Ila, a mermaid, speaks—a review of ‘Incantations Over Water’
‘Incantations Over Water’ demonstrates not only the literary excellence but also the genius of Sharanya Manivannan as an illustrator.
Title: Incantations Over Water
Author: Sharanya Manivannan
Publisher: Context, an imprint of Westland
Batticaloa (Mattakalappu), Sri Lanka, is the author and poet Sharanya Manivannan’s hometown, which she first visited at the age of 27.
As an adult visiting her hometown, seeing mermaid figures all around, she was reminded of her mother telling her about a mermaid in the Kallady Lagoon in Batticaloa. On full-moon nights, one could even hear strange sounds emanating from the lagoon. Manivannan has herself heard them.
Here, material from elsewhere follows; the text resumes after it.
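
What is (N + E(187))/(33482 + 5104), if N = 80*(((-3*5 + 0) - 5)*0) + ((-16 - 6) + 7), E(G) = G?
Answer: 86/19293 ≈ 0.0044576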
While each nook and cranny of her hometown in the island country bore witness to mermaids’ presence, Manivannan was surprised that lore around them was absent. To fill this folkloric void, she wrote the Ila in the Kallady Lagoon duology.
With the first, a children’s book, Mermaids in the Moonlight (Red Panda, an imprint of Westland), Manivannan debuted as an illustrator. And the second part, Incantations Over Water (Context, an imprint of Westland), billed as a graphic novel for adults, is a sea of mermaid stories narrated by Ila — the mermaid who bears half the name of the island Ilankai.
The stories in this book weave mythology and history, oral tradition, and whatever little is documented that the author found in her research. The book’s visual grammar triumphs its poetic-prose, which is a reminiscence of a disturbing and lost time — the three-decades-long Sri Lankan Civil War.
Manivannan notes that the mermaids stopped singing after the war. Perhaps they were overwhelmed seeing the chaos that still percolates the region.
Ila’s first-person narration of stories of grief-stricken and forlorn people, who decided to bury “the bodies and ashes of others in the earth and the water,” of people who waited for a reconciliation that never happened, and of grandmothers who desired to sit on the porches of their homes one last time before their end neared, just like the author’s, but could never do that, help marry the mythic prose with its magical illustrations.
For example, Manivannan shares a mermaid’s version of the making of the setu, a bridge that was built by the vaanar sena led by Hanuman to reach Lanka, Ravana’s palace where Sita was taken after being kidnapped.
In this narrative, the vaanar army builds the bridge throughout the day only to find mermaids “removing the boulders” by the night on the order of Suvaranmachha, a mermaid with whom Hanuman fell in love. When Suvaranmachha revokes her order, the bridge gets completed.
Though over a thousand versions of Ramayana exist in the subcontinent, this mermaid version is rarely mentioned. In this manner, the book punctuates the fact that stories have multiple origins and that their diversity never threatens or “diminishes” the truth of any of these stories. What it does, in fact, is that it enhances and solidifies the belief that we need stories to make sense of ourselves.
Another such is the Greek folk legend of Alexander the Great and her mermaid sister, Thessaloniki. The lore has it that the immortal mermaid would ask sailors if her brother is alive. Upon hearing a positive response, she’ll let the vessel pass; however, the negative reply would result in the sinking of the ship, followed by a sea storm of tears.
Compared to its light-hearted predecessor, Mermaids, Incantations is darker — a sensation that the mention of the war and its sharp illustrations heighten. It’s more personal, too — as the author supplies several autobiographical strands and chronicles the history of her hometown. The stories flow as fluidly as the waters that the mermaids inhabit. Be it the deft use of onomatopoeic words or its invigorating visuals, everything in this book helps the reader to have an otherworldly experience, making it a narrative that exists in more language than humans can decipher.
Correction note: In the quoted text in this review, I, Saurabh Sharma, who runs this publication/website, incorrectly mentioned Sri Lanka as a country “whose emblem is a merlion.” I am informed that the writer meant Singapore, whose emblem is a merlion, while Sri Lanka’s is a lion. I am ashamed of the mistake. If there are any other mistakes/misinterpretations in the review, I will be happy to correct them and issue an apology. Thank you. And I deeply regret this misinterpretation.